Jujur, ini pertama kalinya Aaliyah mendengar cerita masa kecil ibunya langsung dari sang nenek, saat mereka pulang ke kampung halaman Opa Rasyid di Solo. Kesempatan itu datang ketika saudara Opa Rasyid mengadakan acara pernikahan.
Neneknya sangat jarang bercerita tentang masa kecil anak-anaknya ketika mereka masih tinggal di Indonesia kepada cucu-cucunya.
Namun kali ini, Aaliyah yang tahu betapa nakal dan bar-bar-nya ibu serta kedua pamannya dulu. Nenek Zainab terus menceritakan kisah itu kepada Aaliyah, tentang saat mereka semua masih tinggal di Indonesia.
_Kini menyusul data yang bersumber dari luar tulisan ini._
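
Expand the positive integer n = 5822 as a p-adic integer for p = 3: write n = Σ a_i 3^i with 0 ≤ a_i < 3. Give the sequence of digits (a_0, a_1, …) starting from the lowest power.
(a_0, a_1, …) = (2, 2, 1, 2, 2, 2, 1, 2)

Repeated division by 3 gives the digits low-to-high: 5822 = 2 + 2·3^1 + 1·3^2 + 2·3^3 + 2·3^4 + 2·3^5 + 1·3^6 + 2·3^7. Digit sequence: (2, 2, 1, 2, 2, 2, 1, 2).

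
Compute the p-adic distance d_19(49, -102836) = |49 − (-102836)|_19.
d_19(49, -102836) = 1/6859

Step 1 — x − y = 49 − (-102836) = 102885. Step 2 — v_19(102885) = 3 (factor: 102885 = (19^3 · 15); the sign does not affect v_p). Step 3 — |x − y|_19 = 19^{-3} = 1/6859.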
Hingga akhirnya mereka memutuskan pindah dan tinggal di Turki setelah anak-anaknya menempuh pendidikan di benua Eropa. Opa Rasyid dan Nenek Zainab sengaja pindah ke Turki agar tetap dekat dengan anak-anaknya. Penerbangan antara Turki, Inggris, dan Jerman hanya memakan waktu tiga jam saja, sehingga pasangan itu bisa kapan saja bertemu dengan anak-anaknya. Berbeda jika mereka masih tinggal di Indonesia, pasti jarang bisa bertemu dengan putra-putrinya.
Sedangkan di depan pintu menuju halaman belakang mansion Opa Rasyid menatap kedua wanita berbeda usia itu dengan mata berkaca - kaca. Akhirnya cucu nya itu bisa tersenyum dan tertawa lagi seperti dulu lagi. Tak ada raut wajah sedih seperti pertama kali Aaliyah di bawa pindah ke mansion ini oleh Mommy Amira.
" Terus lah tersenyum seperti itu, sayang. Opa sedih melihat mu terus menangis dan sendu seperti kemarin. " ucap Opa Rasyid dengan rasa haru yang tertahankan.
Opa Rasyid tak mau mengusik kedua wanita kesayangannya. Ia memilih pergi menuju ruang kerjanya saja. Padahal tadi ia ingin bergabung dengan mereka. Tapi kalo di lihat - lihat lebih baik, ia memberikan istri dan cucunya itu waktu untuk bercerita.
Bersambung.....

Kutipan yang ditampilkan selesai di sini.